Existen otras soluciones a los problemas inherentes que causa la migración. Nuestra inteligencia y recursos como nación podrían sin duda resolver casi todos ellos. Los constantes gestos humanitarios de nuestra nación nos han hecho grandes: cuando acogimos a refugiados, cuando aceptamos a solicitantes de asilo y cuando concedimos el estatus de protección temporal a personas que huían de la persecución y de condiciones adversas en sus países de origen.

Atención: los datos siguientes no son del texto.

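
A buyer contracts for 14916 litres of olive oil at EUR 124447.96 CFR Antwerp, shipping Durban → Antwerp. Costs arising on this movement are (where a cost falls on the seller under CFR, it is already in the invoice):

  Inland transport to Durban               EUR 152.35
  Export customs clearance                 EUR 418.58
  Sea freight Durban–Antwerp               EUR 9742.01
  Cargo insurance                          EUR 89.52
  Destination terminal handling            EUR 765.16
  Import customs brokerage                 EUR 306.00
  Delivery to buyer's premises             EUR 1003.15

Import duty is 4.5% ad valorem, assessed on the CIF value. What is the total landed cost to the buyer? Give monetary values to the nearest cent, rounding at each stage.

Total landed cost: EUR 132215.98

CFR: the seller pays costs through ocean freight to the destination port, but not insurance.
Already in the invoice (seller's account under CFR): inland to port, export clearance, freight — exclude.
CIF value = CFR price + insurance = 124447.96 + 89.52 = 124537.48
Import duty = 124537.48 × 4.5% = 5604.19
Buyer bears: insurance 89.52 + destination terminal 765.16 + brokerage 306.00 + delivery 1003.15 + duty 5604.19 = 7768.02
Landed cost = invoice 124447.96 + 7768.02 = 132215.98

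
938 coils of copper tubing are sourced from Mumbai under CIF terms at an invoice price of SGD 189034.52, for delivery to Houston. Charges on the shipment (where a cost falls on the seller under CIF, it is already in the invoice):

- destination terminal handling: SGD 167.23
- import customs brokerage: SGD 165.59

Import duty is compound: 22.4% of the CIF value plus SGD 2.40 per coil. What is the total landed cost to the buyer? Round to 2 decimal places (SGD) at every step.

Total landed cost: SGD 233962.27

CIF: the seller pays costs through ocean freight and marine insurance to the destination port.
The CIF price already equals the CIF value: 189034.52
Ad valorem component: 189034.52 × 22.4% = 42343.73
Specific component: 938 × 2.40 = 2251.20
Import duty = 42343.73 + 2251.20 = 44594.93
Buyer bears: destination terminal 167.23 + brokerage 165.59 + duty 44594.93 = 44927.75
Landed cost = invoice 189034.52 + 44927.75 = 233962.27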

Todos estos gestos humanitarios nos han dado la grandeza que podemos llamar nuestra. La grandeza no es sinónimo de riqueza. El liderazgo moral entre las naciones crea la verdadera grandeza.

Mariann Edgar Budde, prelada anglicana, demostró recientemente su valentía moral al confrontar al presidente Trump con la verdad el día de su investidura. Nuestro Santo Padre, el papa Francisco, en una carta a los obispos estadounidenses, elogia los esfuerzos de muchos obispos y otras personas para hacer frente a esta crisis. El comentario más profético de su carta fue: «Lo que se construye sobre la base de la fuerza, y no sobre la verdad de la igual dignidad de todo ser humano, empieza mal y terminará mal».

«La Fortaleza América» no es un país que vaya a alcanzar la grandeza si pierde su conciencia moral. Ninguna nación puede sobrevivir y merecer un lugar entre la familia de naciones sin respetar la dignidad humana básica. Esperemos que cambiemos de rumbo y aprendamos esta lección antes de que sea demasiado tarde.